Dancing the Almrei limbo

Original author: Margaret Wente
Source: The Globe and Mail
URL: http://tinyurl.com/dsqyu
Date: July 21, 2005

His friends say you couldn't find a nicer guy. "He is a wonderful man, gentle, kind, intelligent, funny and thoughtful," said social worker Diana Ralph.

"I found him to be a likeable guy," said Alexandre Trudeau, who is making a sympathetic documentary about him. Naomi Klein and Avi Lewis, the power couple of the left, have gone to bat for him, too.

Hassan Almrei does present a sympathetic figure. He is a soft-spoken, newly slender man (thanks to a protest fast) with a bushy black mustache and a furrowed brow. He doesn't look like someone who might plant a bomb in a subway; that makes him an ideal hero for people who say Canada is turning into a police state.

For nearly four years, Mr. Almrei, who is Syrian, has been held without charge in a Toronto jail, fighting deportation. This week, his lawyers are arguing that he deserves to get out on bail. The federal government argues that he's a national security risk.

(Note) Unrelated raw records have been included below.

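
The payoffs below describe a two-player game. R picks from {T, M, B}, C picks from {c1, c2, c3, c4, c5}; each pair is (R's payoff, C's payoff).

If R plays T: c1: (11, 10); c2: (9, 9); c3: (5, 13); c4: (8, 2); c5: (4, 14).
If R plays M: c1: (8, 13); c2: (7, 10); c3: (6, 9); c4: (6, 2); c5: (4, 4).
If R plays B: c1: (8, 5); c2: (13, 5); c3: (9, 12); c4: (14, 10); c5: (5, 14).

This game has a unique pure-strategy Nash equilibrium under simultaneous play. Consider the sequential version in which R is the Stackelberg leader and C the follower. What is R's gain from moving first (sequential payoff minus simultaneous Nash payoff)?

Backward induction with R moving first.
- T → C plays c5 (best of 10, 9, 13, 2, 14); R gets 4.
- M → C plays c1 (best of 13, 10, 9, 2, 4); R gets 8.
- B → C plays c5 (best of 5, 5, 12, 10, 14); R gets 5.
R's induced payoffs are 4, 8, 5, so R commits to M. Subgame-perfect outcome: (M, c1) with payoffs (8, 13).
Now find the simultaneous Nash equilibrium.
R's best replies: c1→T; c2→B; c3→B; c4→B; c5→B.
C's best replies: T→c5; M→c1; B→c5.
Only (B, c5) has each player best-responding; Nash payoffs (5, 14).
R's commitment gain: 8 − 5 = 3.

3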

Four other men, all Muslims, are in this same limbo. All have been detained on national security certificates, which allow the government to deport non-citizens if they pose a risk to the country. (Ernst Zundel was in the same fix until he was deported, but no celebrities showed up to post bail for him.)

Ms. Ralph, who has offered to take Mr. Almrei into her home, says: "I take him as a model of honesty." Well, not quite. In 1999, he lied his way into Canada on a false passport and claimed refugee status. He forgot to mention that he'd been a young mujahed in Afghanistan in the early 1990s, or that he'd gone to Tajikistan for jihad. And he admitted that, in Canada, he played a role in procuring a false passport for Nabil al-Marabh, an illegal immigrant who was later held in the United States on suspicion of terrorism, then deported to Syria, where he remains in detention.

Supporters of Canada's Secret Trial Five say detention amounts to cruel and unusual punishment. Maybe so. But even though all of them are free to return home at any time, none have done so. Possibly the prospect of a Syrian or Egyptian jail makes a Canadian jail seem nice. There's also lots to do here. The men have launched a series of legal appeals that, this being Canada, could go on forever.

Another of the five is Adil Charkaoui, a Moroccan who was spotted at an al-Qaeda training camp in 1998 and who says Americans probably blew up the World Trade Center. From his Montreal jail cell, he appealed the constitutionality of his security certificate; in December, the Federal Court of Appeal ruled against him. That didn't stop him from applying for bail -- four times. He got it on the fourth try, after celebrities such as filmmaker Denys Arcand weighed in.

National security certificates, which date from 1991, are designed to prevent Canada from becoming a haven for terrorists by allowing the government to scoop them up and send them home. Still, it isn't easy; only a handful has ever been deported.

To obtain a certificate, the government must take its evidence to a federal judge, who weighs it in secret. The process isn't perfect, and parts of it could be more open. But don't buy the argument that civil liberties are being ground into the dust. Unlike Maher Arar, none of these men are citizens of Canada. They're all foreign nationals who've lied their way into the country. All will be able to drag out their cases for years. Even then, they won't be deported until the last judge decides that the risk they pose to Canada's security outweighs the risk that they might be tortured.

In 2001, Madam Justice Danièle Tremblay-Lamer of the Federal Court said she had "no hesitation" in concluding that the case against Mr. Almrei was reasonable. But, ultimately, it may be the Supreme Court that will have to figure out what to do with him. Meantime, it's not because due process has been denied him that he's still in jail. It's because due process is pretty much inexhaustible.

As for Alexandre Trudeau, I guess he's too young to recall his father's attitude toward terrorism. It was that other Trudeau who, when asked how far he was prepared to go during the FLQ crisis, replied: "Just watch me." Three days later, he declared the War Measures Act.